Trzeba zespół pochwalić za odwagę. Mało powiedziane, trzeba zespołowi nawet pogratulować za determinację, w muzycznych poszukiwaniach. Trzeba bowiem dużej odwagi, aby z każdą płytą wytyczać nowe muzyczne szlaki. Z każdą płytą burzyć misternie budowany wizerunek i budować go w pewnym sensie na nowo. Bo praktycznie każda z trzech wydanych do tej pory płyt, różni się od siebie stylistycznie, ale nie mam wątpliwości, że każda intryguje pobudzając nieco inny rodzaj zmysłów. I jedno jest pewne, jednym mogą się takie rewolucyjne zmiany podobać, innym nie, ale nie można przejść obok tej muzyki obojętnie. Mimo tak horendalnych różnic w stylistyce pomiędzy „Lucid Moments”, „Idenity” i „III” zespołowi udało się zachować jednak swoją tożsamość, bo mimo tych muzycznych różnic, od razu wiadomo, że jest to TUNE, a nie żaden inny zespół. Duża w tym zasługa zaangażowanych, charakterystycznych wokaliz Jakuba Krupskiego i świetnych gitar Adama Hajzera. To właśnie są te fundamenty, na których za każdym razem powstaje zupełnie inna budowla.

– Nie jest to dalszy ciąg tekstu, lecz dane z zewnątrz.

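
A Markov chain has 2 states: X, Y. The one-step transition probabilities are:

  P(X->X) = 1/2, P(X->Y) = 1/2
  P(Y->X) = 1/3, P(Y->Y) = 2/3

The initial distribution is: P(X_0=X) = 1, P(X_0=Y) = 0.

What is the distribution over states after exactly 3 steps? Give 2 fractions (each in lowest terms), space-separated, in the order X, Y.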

Wyobraźmy sobie że jakiś deweloper, chce nam sprzedać dom, przedstawia wiec trzy oferty. Dom numer „III”, bardzo nowoczesny, przebywając w nim czuję się trochę inaczej, w stosunku do tego do czego przywykliśmy, do takiego nowocześnie urządzonego budynku przyjemnie wpaść od czasu do czasu, ale ja jednak nie mógłbym w nim zamieszkać na stałe. Dom o nazwie „Idenity”, to taki budynek, do którego świetnie wybrać się na wakacje i byłaby to niezła odskocznia od rutyny dnia powszedniego. Domem w którym bym zamieszkał i praktycznie mógłbym mieszkać i rzadko z niego nie wychodzić byłby mino wszystko „Lucid Moments”.

Paradoksalnie w mediach zaistnieli z debiutancką płytą , na której znalazła się najbardziej niemedialna muzyka, jaką jest rock progresywny. Na dodatek rock progresywny dosyć nowatorski, bo to ewenement na skalę światową aby wykorzystywać akordeon, jako instrument pełniący nie mniejszą rolę, niż gitary czy klawisze. Z drugą płytą – „Idenity”, Łodzianie wyemigrowali na zachód, bo wydała ją niemiecka wytwórnia. To co zaprezentowali na „dwójce”, pewnie było dużym zaskoczeniem dla tych, którzy pokochali TUNE, za niepowtarzalny klimat „Lucid Moments”. Nie mniej jednak, mimo tych ogromnych zmian, moim zdaniem była to muzyka znakomita, wydobywająca nieco inne rejony wrażliwości.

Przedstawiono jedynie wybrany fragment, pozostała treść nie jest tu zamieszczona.